“We’re having a heat wave, a tropical heat wave…” That song was written by Irving Berlin in 1933, but it explains what 70% of the country has been experiencing this summer. Although here in Michigan, we just got a break from the 90- and 100-degree temps, most of the country has not. While last summer was a hard one, this year, with high temps and no rain, we are experiencing the first drought since 1988.
We went through winter with lower snowfall amounts and many unusual rain falls and entered into spring with a good water table. But we had a couple of 90-degree days in March and May and cooler temps in April not typical for our area. In May, we had .94 inches of rain, the third lowest in history. June rainfall was .83, the second lowest in history. May and June this year were hotter and drier than 1988, the last severe drought.
I sound like a meteorologist.
Many of us are concerned for our families and how we will fare in this hot weather, but as dairy farmers we think of our animals and crops and how they’re dealing with it. As for our animals, we have huge fans running 24 hours, so they have constant air flow. We also have sprinklers that come on for five minutes and then take a one minute break. The cows are also lying on beach sand, which helps keep moisture away, conforms to their utters, and helps keep them cool.

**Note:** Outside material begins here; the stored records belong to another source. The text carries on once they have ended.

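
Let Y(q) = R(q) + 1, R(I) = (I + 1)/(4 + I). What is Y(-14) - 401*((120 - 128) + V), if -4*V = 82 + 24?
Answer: 69184/5 ≈ 13837.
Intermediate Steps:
V = -53/2 (V = -(82 + 24)/4 = -1/4*106 = -53/2 ≈ -26.500)
R(I) = (1 + I)/(4 + I)
Y(q) = 1 + (1 + q)/(4 + q) (Y(q) = (1 + q)/(4 + q) + 1 = 1 + (1 + q)/(4 + q))
Y(-14) - 401*((120 - 128) + V) = (5 + 2*(-14))/(4 - 14) - 401*((120 - 128) - 53/2) = (5 - 28)/(-10) - 401*(-8 - 53/2) = -1/10*(-23) - 401*(-69/2) = 23/10 + 27669/2 = 69184/5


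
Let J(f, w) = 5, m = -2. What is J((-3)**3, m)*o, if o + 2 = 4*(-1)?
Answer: -30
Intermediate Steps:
o = -6 (o = -2 + 4*(-1) = -2 - 4 = -6)
J((-3)**3, m)*o = 5*(-6) = -30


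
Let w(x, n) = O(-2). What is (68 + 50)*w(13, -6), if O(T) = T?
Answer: -236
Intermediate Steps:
w(x, n) = -2
(68 + 50)*w(13, -6) = (68 + 50)*(-2) = 118*(-2) = -236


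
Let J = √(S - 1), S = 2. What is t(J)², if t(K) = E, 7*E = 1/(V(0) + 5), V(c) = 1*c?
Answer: 1/1225 ≈ 0.00081633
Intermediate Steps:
V(c) = c
J = 1 (J = √(2 - 1) = √1 = 1)
E = 1/35 (E = 1/(7*(0 + 5)) = (⅐)/5 = (⅐)*(⅕) = 1/35 ≈ 0.028571)
t(K) = 1/35
t(J)² = (1/35)² = 1/1225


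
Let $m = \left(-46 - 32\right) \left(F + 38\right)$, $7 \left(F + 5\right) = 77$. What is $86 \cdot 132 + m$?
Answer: $7920$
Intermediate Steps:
$F = 6$ ($F = -5 + \frac{1}{7} \cdot 77 = -5 + 11 = 6$)
$m = -3432$ ($m = \left(-46 - 32\right) \left(6 + 38\right) = \left(-78\right) 44 = -3432$)
$86 \cdot 132 + m = 86 \cdot 132 - 3432 = 11352 - 3432 = 7920$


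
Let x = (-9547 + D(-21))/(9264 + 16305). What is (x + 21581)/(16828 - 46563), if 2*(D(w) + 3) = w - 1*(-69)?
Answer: -551795063/760294215 ≈ -0.72577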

As for the crops, we have been able do to very little, short of praying and begging the good Lord. The crops are still standing and are taller than most farms, but the corn is curling its leaves to show it needs moisture. We harvest our corn for silage, which means we chop up the whole stalk and corn to feed to the animals since there are a lot of nutrients. Stress comes when we realize that we won’t have enough to feed our animals through the winter, and since everyone else is experiencing what we are, where will we buy the feed for our animals?
Our heat did break for the week and we got .20 of an inch of rain a couple of nights ago and you can almost see the difference. The crops don’t seem to be as stressed and the cows are more comfortable. My husband and I were sitting on the front porch the night the temperature broke. The wind was blowing and we were saying “Ahhh,” but you should have seen the heifers running through the pasture like spring chickens. They were having the best time since they weren’t under heat stress.
I always believe that we experience things for a reason and sometimes we may not understand at that moment what the purpose is, but I believe it’s just something we’re going through, a cycle of Mother Nature.